There was a blessing in disguise when the Americans dropped their first atom bomb on Hiroshima 59 years ago (well, several blessings this attack and Nagasaki induced Japans surrender, thereby saving at least another million lives). Hiroshima was the perfect nuclear target: A flat bowl of a city where over 90% of the construction was of wood. The primitive 10 kiloton bomb the Americans dropped into the centre of the bowl leveled almost all of the flimsy buildings (a concrete structure directly under the epicenter still stands as a memorial), and ignited the debris. The results gave an exaggerated impression of what nuclear weapons could actually do.
Since Hiroshima, what really kept the nuclear swords sheathed for all these long decades was the fear that their use would result in an equally traumatic response the Mutual Assured Destruction (MAD) Doctrine that governed affairs between the Soviet Bloc and NATO. To keep these weapons from use in the future, the user must understand that he has as much to lose (or more) in retaliation.
Now, how does this calculation affect terrorists with a martyrdom complex? What possible deterrent can we offer? Threaten to turn the al Aqsa Mosque into a Jewish girls school? (Actually, this might work
) Use the bomb on cities in Muslim countries whose cooperation we need against al Qaeda? Inactivity would bring on more attacks, so we must have a response that induces similar fear among the friends and admirers of al Qaeda, and so our protection might then rest on very draconian behavior.
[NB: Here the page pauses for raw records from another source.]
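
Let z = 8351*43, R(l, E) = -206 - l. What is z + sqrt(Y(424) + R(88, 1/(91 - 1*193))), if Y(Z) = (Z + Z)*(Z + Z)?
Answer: 359093 + sqrt(718810) ≈ 3.5994e+5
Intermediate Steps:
Y(Z) = 4*Z**2 (Y(Z) = (2*Z)*(2*Z) = 4*Z**2)
z = 359093
z + sqrt(Y(424) + R(88, 1/(91 - 1*193))) = 359093 + sqrt(4*424**2 + (-206 - 1*88)) = 359093 + sqrt(4*179776 + (-206 - 88)) = 359093 + sqrt(719104 - 294) = 359093 + sqrt(718810)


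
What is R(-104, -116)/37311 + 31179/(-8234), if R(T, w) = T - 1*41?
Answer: -1164513599/307218774 ≈ -3.7905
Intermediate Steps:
R(T, w) = -41 + T (R(T, w) = T - 41 = -41 + T)
R(-104, -116)/37311 + 31179/(-8234) = (-41 - 104)/37311 + 31179/(-8234) = -145*1/37311 + 31179*(-1/8234) = -145/37311 - 31179/8234 = -1164513599/307218774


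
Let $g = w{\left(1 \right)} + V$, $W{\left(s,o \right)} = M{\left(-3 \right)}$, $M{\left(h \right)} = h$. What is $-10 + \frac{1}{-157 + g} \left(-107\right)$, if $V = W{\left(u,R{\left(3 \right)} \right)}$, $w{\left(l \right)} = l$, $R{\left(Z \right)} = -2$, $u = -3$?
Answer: $- \frac{1483}{159} \approx -9.327$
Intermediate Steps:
$W{\left(s,o \right)} = -3$
$V = -3$
$g = -2$ ($g = 1 - 3 = -2$)
$-10 + \frac{1}{-157 + g} \left(-107\right) = -10 + \frac{1}{-157 - 2} \left(-107\right) = -10 + \frac{1}{-159} \left(-107\right) = -10 - - \frac{107}{159} = -10 + \frac{107}{159} = - \frac{1483}{159}$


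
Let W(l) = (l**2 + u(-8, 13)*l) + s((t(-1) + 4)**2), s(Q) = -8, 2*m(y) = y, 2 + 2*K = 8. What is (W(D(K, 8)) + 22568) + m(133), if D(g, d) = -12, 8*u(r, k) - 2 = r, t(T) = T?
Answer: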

There is something else to be afraid of too. For decades, our ideas of what nuclear weapons are capable of have been defined by Hiroshima and by the enormous H-bombs of the early Cold War. What happens, however, when we find that the damage that smaller nuclear weapons can do is not so destructive after all? When we discover that it actually takes much more than a single nuclear bomb to destroy a modern city, and that our society is so large and rich that we can absorb the damage? After a couple of uses of atom bombs by terrorists and a few similar responses by us, might we discover that the bomb is really not so scary after all? The day we make that discovery is a day to be truly afraid.